20. RNA Polymerase a. How long would it take for the E. coli RNA polymerase to synthesize the primary transcript for the E. coli genes encoding the enzymes for lactose metabolism, the 5,300 bp lac operon? b. How far along the DNA would the transcription “bubble” formed by RNA polymerase move in 10 seconds? c. Assuming that human Pol II transcribes at a similar rate, how long does it take to transcribe the 2,000,000 bp dystrophin gene?

21. Error Correction by RNA Polymerases DNA polymerases are capable of editing and error correction, whereas the capacity for error correction in RNA polymerases seems to be limited. Given that a single base error in either replication or transcription can lead to an error in protein synthesis, suggest a possible biological explanation for this difference.

22. RNA Posttranscriptional Processing Predict the likely effects of a mutation in the sequence (5′)AAUAAA in a eukaryotic mRNA transcript.

23. Coding versus Template Strands The RNA genome of phage Qβ is the nontemplate strand, or coding strand, and when introduced into the cell, it functions as an mRNA. Suppose the RNA replicase of phage Qβ synthesized primarily template-strand RNA and uniquely incorporated this, rather than nontemplate strands, into the viral particles.
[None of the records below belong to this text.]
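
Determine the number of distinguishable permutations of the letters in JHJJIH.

60

JHJJIH has 6 letters with H appearing twice and J appearing 3 times.
The number of distinct arrangements is 6!/(3!·2!) = 720/12 = 60.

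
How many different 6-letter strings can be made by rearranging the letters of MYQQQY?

60

MYQQQY has 6 letters with Q appearing 3 times and Y appearing twice.
The number of distinct arrangements is 6!/(3!·2!) = 720/12 = 60.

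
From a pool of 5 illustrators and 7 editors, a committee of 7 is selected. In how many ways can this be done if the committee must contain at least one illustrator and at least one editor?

791

With no constraint there are C(12,7) = 792 possible selections.
Subtract selections that omit an entire group: no illustrators → C(7,7) = 1; no editors → C(5,7) = 0.
Both groups omitted at once is impossible, so 792 − 1 = 791.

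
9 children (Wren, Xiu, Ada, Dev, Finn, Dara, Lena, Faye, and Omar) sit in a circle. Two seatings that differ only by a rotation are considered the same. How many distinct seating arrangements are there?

40320

Around a circle, 9 distinct people have 9!/9 = (8)! = 40320 rotationally distinct seatings.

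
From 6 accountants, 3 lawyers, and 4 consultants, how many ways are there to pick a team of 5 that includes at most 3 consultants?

Split by how many consultants are chosen (0 through 3).
Sum: C(4,0)·C(9,5) + C(4,1)·C(9,4) + C(4,2)·C(9,3) + C(4,3)·C(9,2) = 126 + 504 + 504 + 144 = 1278.

1278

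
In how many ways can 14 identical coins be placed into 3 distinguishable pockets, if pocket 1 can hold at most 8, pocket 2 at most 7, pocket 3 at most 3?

14

Ignoring the caps, the number of non-negative solutions to x_1+…+x_3 = 14 is C(16,2) = 120.
Subtract solutions that violate a single cap (substitute x_i' = x_i − (cap_i+1)): x_1 ≥ 9 gives C(7,2) = 21; x_2 ≥ 8 gives C(8,2) = 28; x_3 ≥ 4 gives C(12,2) = 66. Together 115.
Add back pairs where two caps are both exceeded: 0 + 3 + 6 = 9.
By inclusion–exclusion the count is 120 − 115 + 9 = 14.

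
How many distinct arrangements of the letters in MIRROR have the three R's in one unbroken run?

Treat the 3 copies of R as a single block. The multiset to arrange is then {RRR, I, M, O}, 4 items in all.
All 4 items are distinct, so there are (4)! = 24 arrangements.

24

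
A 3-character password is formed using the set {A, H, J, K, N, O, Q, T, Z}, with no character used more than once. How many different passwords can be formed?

This is a permutation of 3 out of 9: P(9,3) = 9!/6!.
That product is 9 × 8 × 7 = 504.

504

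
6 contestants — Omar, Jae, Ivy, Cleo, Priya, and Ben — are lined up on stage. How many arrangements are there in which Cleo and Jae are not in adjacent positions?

Of the 6! = 720 arrangements, those with Cleo and Jae adjacent number 2 × 5! = 240 (treat the pair as a block with 2 internal orders).
So 720 − 240 = 480 arrangements keep them apart.

480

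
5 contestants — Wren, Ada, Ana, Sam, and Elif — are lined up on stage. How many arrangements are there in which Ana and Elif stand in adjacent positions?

Glue Ana and Elif into one block (2 internal orders), leaving 4 units to arrange in a row.
That gives 2 × 4! = 2 × 24 = 48.

48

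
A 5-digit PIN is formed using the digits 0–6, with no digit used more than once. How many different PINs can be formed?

Choose and order 5 of the 7 symbols: the first digit has 7 options, the next 6, and so on down to 3.
7 × 6 × 5 × 4 × 3 = 2520.

2520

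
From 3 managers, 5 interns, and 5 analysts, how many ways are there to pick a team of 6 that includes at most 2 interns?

Split by how many interns are chosen (0 through 2).
Sum: C(5,0)·C(8,6) + C(5,1)·C(8,5) + C(5,2)·C(8,4) = 28 + 280 + 700 = 1008.

1008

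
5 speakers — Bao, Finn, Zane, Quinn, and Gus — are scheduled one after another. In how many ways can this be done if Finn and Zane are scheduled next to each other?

48

Treat {Finn, Zane} as a single unit. There are 4 units to order, and the pair itself can be ordered 2 ways.
That gives 2 × 4! = 2 × 24 = 48.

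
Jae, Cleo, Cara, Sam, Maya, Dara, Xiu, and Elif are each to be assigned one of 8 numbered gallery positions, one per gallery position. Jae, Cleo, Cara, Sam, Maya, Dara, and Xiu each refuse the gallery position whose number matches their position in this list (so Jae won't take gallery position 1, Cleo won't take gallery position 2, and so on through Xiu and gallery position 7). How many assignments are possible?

Let Aᵢ (for 1 ≤ i ≤ 7) be the placements that put person i in their forbidden gallery position. Any j of these fix j positions, leaving (8−j)! ways to fill the rest, and there are C(7,j) ways to pick which j.
By inclusion–exclusion, the number of valid placements is Σ_{j=0}^{7} (−1)^j C(7,j)·(8−j)!.
Computing: 40320 − 35280 + 15120 − 4200 + 840 − 126 + 14 − 1 = 16687.

16687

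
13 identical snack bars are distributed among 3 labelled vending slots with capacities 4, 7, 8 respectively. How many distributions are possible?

25

Without the upper bounds there are C(15,2) = 105 ways to split 13 among 3 vending slots.
Subtract solutions that violate a single cap (substitute x_i' = x_i − (cap_i+1)): x_1 ≥ 5 gives C(10,2) = 45; x_2 ≥ 8 gives C(7,2) = 21; x_3 ≥ 9 gives C(6,2) = 15. Together 81.
Add back pairs where two caps are both exceeded: 1 + 0 + 0 = 1.
By inclusion–exclusion the count is 105 − 81 + 1 = 25.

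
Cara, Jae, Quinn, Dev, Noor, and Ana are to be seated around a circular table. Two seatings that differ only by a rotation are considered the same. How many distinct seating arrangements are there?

Around a circle, 6 distinct people have 6!/6 = (5)! = 120 rotationally distinct seatings.

120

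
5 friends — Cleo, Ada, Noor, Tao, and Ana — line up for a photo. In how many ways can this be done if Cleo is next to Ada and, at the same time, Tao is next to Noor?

Treat {Cleo,Ada} as one block (2 orders) and {Tao,Noor} as another (2 orders).
That leaves 3 units to arrange: 2 × 2 × 3! = 4 × 6 = 24.

24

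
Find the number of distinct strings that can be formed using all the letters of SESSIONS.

SESSIONS has 8 letters with S appearing 4 times.
Dividing 8! = 40320 by 4! = 24 for the repeated letters gives 1680.

1680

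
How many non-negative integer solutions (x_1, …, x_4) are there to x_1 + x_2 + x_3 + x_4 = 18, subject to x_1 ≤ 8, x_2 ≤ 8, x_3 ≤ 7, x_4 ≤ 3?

129

Ignoring the caps, the number of non-negative solutions to x_1+…+x_4 = 18 is C(21,3) = 1330.
Subtract solutions that violate a single cap (substitute x_i' = x_i − (cap_i+1)): x_1 ≥ 9 gives C(12,3) = 220; x_2 ≥ 9 gives C(12,3) = 220; x_3 ≥ 8 gives C(13,3) = 286; x_4 ≥ 4 gives C(17,3) = 680. Together 1406.
Add back pairs where two caps are both exceeded: 1 + 4 + 56 + 4 + 56 + 84 = 205.
By inclusion–exclusion the count is 1330 − 1406 + 205 = 129.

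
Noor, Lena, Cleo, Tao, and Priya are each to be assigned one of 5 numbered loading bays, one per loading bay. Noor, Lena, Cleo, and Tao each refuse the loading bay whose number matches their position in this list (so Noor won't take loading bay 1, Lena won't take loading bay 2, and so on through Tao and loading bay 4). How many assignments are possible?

53

Let Aᵢ (for 1 ≤ i ≤ 4) be the placements that put person i in their forbidden loading bay. Any j of these fix j positions, leaving (5−j)! ways to fill the rest, and there are C(4,j) ways to pick which j.
By inclusion–exclusion, the number of valid placements is Σ_{j=0}^{4} (−1)^j C(4,j)·(5−j)!.
Computing: 120 − 96 + 36 − 8 + 1 = 53.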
What would be the fate of the template strands when they entered a new cell? What enzyme would have to be included in the viral particles for successful invasion of a host cell?

24. Transcription The gene encoding the E. coli enzyme enolase begins with the sequence ATGTCCAAAATCGTA. What is the sequence of the RNA transcript specified by this part of the gene?

25. The Chemistry of Nucleic Acid Biosynthesis Describe three properties common to the reactions catalyzed by DNA polymerase, RNA polymerase, reverse transcriptase, and RNA replicase. How is the enzyme polynucleotide phosphorylase similar to and different from these four enzymes?